Given the speed at which machine translation (MT) is advancing, one topic that excites us at TBSJ is the future of this technology. And that is one of the key reasons why our MT experts, Paul O’Hare, CTO and co-founder, and Yury Sharshov, chief scientist, attended MT Summit 2021—a global biennial event for academic, industry, and government MT specialists. Many speakers reflected on how MT has developed and what the future might hold.
There is no doubt that MT has come a long way. First proposed in 1949 by a researcher exploring successes in code breaking during World War II, rule-based MT saw early, but limited, use in the 1960s and 1970s. Rapid advances in statistical machine translation (SMT) during the 1990s increased government investment in MT after the turn of the century, and access to much more powerful computers, particularly in the last decade, have helped to make neural machine translation (NMT) an indispensable part of modern life.
Extensive research in SMT also saw a shift from one-size-fits-all generic MT to the first specialized engines, and with this, post-editing also became a crucial part of the translation process. The technology has now reached the stage where it can learn from humans and other resources with the assistance of natural language processing (NLP).
At TBSJ, those resources include experienced teams of specialists with in-depth linguistic and technological know-how, as well as computer-aided solutions such as Leveraged AI, our self-developed approach that incorporates translation memory and bespoke AI engines for each client’s exclusive use.
“Machine translation today is based on a specific and very popular type of neural network architecture, which is able to perform many-to-many multilingual translations. The most interesting feature of current MT technology is how easy it is to adopt and integrate with translation tools compared to just a few years ago,” says Yury.
It has also become much easier to train MT engines and adopt open-source tools and technologies in the past few years. In the next few, we expect to see these engines getting smaller and lighter, to the extent that they can be run effectively on mobile phones or any other device with a central processing unit, instead of requiring expensive graphics processing units. As part of MT Summit’s government track, Gerardo Cervantes and Christian Schlesiger of the U.S. Army Research Laboratory spoke about how existing NLP tools and technologies (such as automatic speech recognition, MT, and speech synthesis) can now be put to use on Android devices.
A hot topic at the summit was multi-modal machine translation, where engines are trained using non-text content so that they can better interpret context. In one of the five keynote sessions, Professor Lucia Special of Imperial College London showed how they trained engines with a combination of text and associated pictures. These engines were then used to translate text, and also given an associated picture. Even when words were intentionally removed from the source text to be translated, the engine could fill in the gaps using the picture and produce a usable translation.
Because NMT engines do not “understand” the sentences they are translating, never mind entire paragraphs or documents, they struggle with context. Multi-modal MT is an approach aimed at improving this. At TBSJ, we are investigating how various pieces of multi-modal information can be given to our engines in order to produce more complete English translations when the Japanese source text does not contain all of the required information. We hope to improve how our equity research engines handle pronouns, dates, and omitted subjects. We are also looking into how this approach could improve consistency of defined terms in legal translation.
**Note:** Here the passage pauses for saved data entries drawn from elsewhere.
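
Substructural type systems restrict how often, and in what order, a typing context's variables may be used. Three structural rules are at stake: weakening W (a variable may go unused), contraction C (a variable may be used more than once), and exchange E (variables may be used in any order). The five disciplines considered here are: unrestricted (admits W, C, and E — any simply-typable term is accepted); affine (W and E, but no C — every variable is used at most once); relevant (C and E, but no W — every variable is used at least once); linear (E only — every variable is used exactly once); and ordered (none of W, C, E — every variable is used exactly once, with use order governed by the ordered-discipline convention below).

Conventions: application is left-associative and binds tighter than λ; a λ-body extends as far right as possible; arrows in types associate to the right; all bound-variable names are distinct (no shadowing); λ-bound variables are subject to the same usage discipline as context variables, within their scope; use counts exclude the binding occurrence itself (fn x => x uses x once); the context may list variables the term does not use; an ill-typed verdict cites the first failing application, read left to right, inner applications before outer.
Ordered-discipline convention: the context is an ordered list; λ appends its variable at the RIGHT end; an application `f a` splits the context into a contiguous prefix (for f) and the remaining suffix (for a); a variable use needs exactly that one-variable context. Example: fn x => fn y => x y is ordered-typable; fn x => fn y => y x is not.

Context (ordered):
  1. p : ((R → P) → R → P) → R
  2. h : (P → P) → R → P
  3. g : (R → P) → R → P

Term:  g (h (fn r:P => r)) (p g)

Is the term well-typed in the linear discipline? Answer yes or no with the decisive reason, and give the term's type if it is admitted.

no — needs contraction — g ×2
use counts: p=1, h=1, g=2, r [bound]=1
uses in reading order: g, h, r, p, g
typing: ✓ — P
per-discipline verdicts: ordered ✗ · linear ✗ · affine ✗ · relevant ✓ · unrestricted ✓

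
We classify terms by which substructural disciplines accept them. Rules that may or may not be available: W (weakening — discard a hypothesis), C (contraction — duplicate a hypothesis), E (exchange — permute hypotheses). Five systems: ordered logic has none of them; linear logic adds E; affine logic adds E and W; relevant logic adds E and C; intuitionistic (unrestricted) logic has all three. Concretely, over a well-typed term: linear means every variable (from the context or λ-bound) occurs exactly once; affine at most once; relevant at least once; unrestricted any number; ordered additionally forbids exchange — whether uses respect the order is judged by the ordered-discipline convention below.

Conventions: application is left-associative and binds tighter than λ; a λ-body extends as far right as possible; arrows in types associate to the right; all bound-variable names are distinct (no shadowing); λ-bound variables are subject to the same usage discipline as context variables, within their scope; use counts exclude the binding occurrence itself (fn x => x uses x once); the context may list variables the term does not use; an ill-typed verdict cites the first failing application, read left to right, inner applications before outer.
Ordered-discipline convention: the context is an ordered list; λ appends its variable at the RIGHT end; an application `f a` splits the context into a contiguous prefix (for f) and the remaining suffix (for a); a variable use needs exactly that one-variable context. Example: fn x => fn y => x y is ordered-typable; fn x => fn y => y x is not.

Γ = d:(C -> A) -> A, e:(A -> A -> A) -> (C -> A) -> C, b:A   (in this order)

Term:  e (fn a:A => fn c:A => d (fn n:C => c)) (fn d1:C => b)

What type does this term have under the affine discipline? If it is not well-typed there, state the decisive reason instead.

term : C
variable uses: d: 1; e: 1; b: 1; a (λ-bound): 0; c (λ-bound): 1; n (λ-bound): 0; d1 (λ-bound): 0
uses in reading order: e, d, c, b
typing: the term checks, with type C
summary: ordered ✗, linear ✗, affine ✓, relevant ✗, unrestricted ✓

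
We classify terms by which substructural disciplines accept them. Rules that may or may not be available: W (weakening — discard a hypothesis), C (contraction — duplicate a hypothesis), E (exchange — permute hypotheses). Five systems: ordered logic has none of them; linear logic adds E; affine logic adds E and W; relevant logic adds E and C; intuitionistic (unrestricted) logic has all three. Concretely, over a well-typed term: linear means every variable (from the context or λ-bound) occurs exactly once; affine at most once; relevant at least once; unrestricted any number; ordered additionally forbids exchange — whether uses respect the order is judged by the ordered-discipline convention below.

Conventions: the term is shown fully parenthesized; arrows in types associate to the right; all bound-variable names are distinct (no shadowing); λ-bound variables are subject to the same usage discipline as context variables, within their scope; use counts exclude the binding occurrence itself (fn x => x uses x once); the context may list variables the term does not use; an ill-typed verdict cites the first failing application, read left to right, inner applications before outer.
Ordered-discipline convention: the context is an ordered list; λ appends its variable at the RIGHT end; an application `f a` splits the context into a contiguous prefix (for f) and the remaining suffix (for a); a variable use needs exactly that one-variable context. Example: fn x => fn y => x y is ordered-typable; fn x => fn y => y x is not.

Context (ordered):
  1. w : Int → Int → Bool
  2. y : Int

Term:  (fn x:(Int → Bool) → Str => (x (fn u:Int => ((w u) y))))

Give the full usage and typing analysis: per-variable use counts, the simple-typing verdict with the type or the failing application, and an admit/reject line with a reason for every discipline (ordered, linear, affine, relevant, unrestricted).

counts: w ×1, y ×1, x (λ-bound) ×1, u (λ-bound) ×1
order of uses: x, w, u, y
typing: well-typed — term : ((Int → Bool) → Str) → Str
ordered: ✗ — no contiguous prefix/suffix split fits x, w, u, y
linear: ✓ — each of w, y, x, u used exactly once
affine: ✓ — no duplicate uses among w, y, x, u
relevant: ✓ — every one of w, y, x, u appears
unrestricted: ✓ — well-typed at ((Int → Bool) → Str) → Str; no restrictions here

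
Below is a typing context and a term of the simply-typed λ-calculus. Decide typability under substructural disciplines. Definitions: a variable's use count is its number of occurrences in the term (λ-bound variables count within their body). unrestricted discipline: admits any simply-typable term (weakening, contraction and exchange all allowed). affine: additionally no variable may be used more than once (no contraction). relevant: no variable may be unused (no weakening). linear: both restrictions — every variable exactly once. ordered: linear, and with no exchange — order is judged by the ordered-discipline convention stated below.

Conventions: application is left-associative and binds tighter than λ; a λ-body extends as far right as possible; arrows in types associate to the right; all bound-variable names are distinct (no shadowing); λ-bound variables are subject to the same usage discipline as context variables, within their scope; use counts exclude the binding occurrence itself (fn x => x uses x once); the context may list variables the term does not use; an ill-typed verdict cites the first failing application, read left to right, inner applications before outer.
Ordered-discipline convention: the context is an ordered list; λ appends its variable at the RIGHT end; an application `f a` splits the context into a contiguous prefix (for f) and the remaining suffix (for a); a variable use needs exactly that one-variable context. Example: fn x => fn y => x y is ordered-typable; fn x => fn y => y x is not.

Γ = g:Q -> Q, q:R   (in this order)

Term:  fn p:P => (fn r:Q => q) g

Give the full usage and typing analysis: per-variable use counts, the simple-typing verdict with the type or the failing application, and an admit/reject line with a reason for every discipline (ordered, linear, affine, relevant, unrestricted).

counts: g ×1; q ×1; p (bound) ×0; r (bound) ×0
uses in reading order: q, g
typing: ill-typed: an argument Q -> Q mismatches the expected Q
ordered: ✗ — not simply typable
linear: ✗ — fails simple typing
affine: ✗ — a type mismatch blocks all five
relevant: ✗ — the type mismatch rejects it
unrestricted: ✗ — not simply typable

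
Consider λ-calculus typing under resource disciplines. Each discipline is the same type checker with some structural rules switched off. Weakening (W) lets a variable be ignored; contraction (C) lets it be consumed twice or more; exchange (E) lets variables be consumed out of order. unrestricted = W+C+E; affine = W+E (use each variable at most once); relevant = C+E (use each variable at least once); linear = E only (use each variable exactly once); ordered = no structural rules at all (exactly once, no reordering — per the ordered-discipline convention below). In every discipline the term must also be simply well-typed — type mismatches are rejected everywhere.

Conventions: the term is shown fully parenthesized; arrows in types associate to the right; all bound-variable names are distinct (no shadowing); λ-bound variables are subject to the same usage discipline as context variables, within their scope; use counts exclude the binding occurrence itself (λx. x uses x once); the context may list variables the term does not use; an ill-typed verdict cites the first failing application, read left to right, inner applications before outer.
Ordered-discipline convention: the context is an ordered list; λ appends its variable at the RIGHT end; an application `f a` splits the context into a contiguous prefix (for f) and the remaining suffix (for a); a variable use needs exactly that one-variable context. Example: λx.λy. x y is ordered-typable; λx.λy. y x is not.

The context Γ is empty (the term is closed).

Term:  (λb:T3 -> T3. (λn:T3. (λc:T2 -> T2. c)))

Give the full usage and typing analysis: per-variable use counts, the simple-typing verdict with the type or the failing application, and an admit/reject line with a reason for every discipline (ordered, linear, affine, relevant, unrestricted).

counts: b (bound) ×0, n (bound) ×0, c (bound) ×1
order of uses: c
typing: well-typed at (T3 -> T3) -> T3 -> (T2 -> T2) -> T2 -> T2
ordered: ✗ — b, n never used (weakening)
linear: ✗ — b, n never used (weakening)
affine: ✓ — no duplicate uses among b, n, c
relevant: ✗ — b, n never used (weakening)
unrestricted: ✓ — type-checks ((T3 -> T3) -> T3 -> (T2 -> T2) -> T2 -> T2) and nothing is barred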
“There is, of course, a limit to what can be achieved here,” explains Paul. “AI would have a hard time dealing with a monolingual reference file provided by a client or searching the web for the correct reading of a person’s name. That said, translators can find it frustrating to fix simple mistakes (simple for a human, not for a machine) over and over again, and we hope to achieve some improvements in this area with the multi-modal approach.”
Becoming aware of context (and metadata) is a critical step in the evolution of MT as it moves into the next frontier: Responsive MT. This means it is able to adapt to consumer feedback and easily integrate with other environments. “At this level, language service providers face new specific steps and tasks,” says Yury. “TBSJ is aware of new developments and is adapting internal processes to efficiently use the state-of-the-art power of MT.”
In one of the other keynotes—“The Road to Infinity”—Jane Nemcova, former managing director at Moravia and Lionbridge, presented on how the latest innovations in MT have revealed what many of us in the language industry have known all along: “language” is a complicated thing. Natural language has baffled the world of AI, and it has become clear that the expertise required to totally understand natural language is, in fact, infinite.
Jane spoke about AI having now squarely taken root in every aspect of our lives and posed the question of whether machines will eventually replace linguists. She proposed that we should turn our focus towards the needs of the market as well as our obligations to promote the human side of language in preserving culture and individuality.
At TBSJ, MT technology is not meant to replace translators but to make them more efficient. Moreover, the objective is to free language and translation specialists from tasks where MT excels and instead fully utilize their unique linguistic expertise.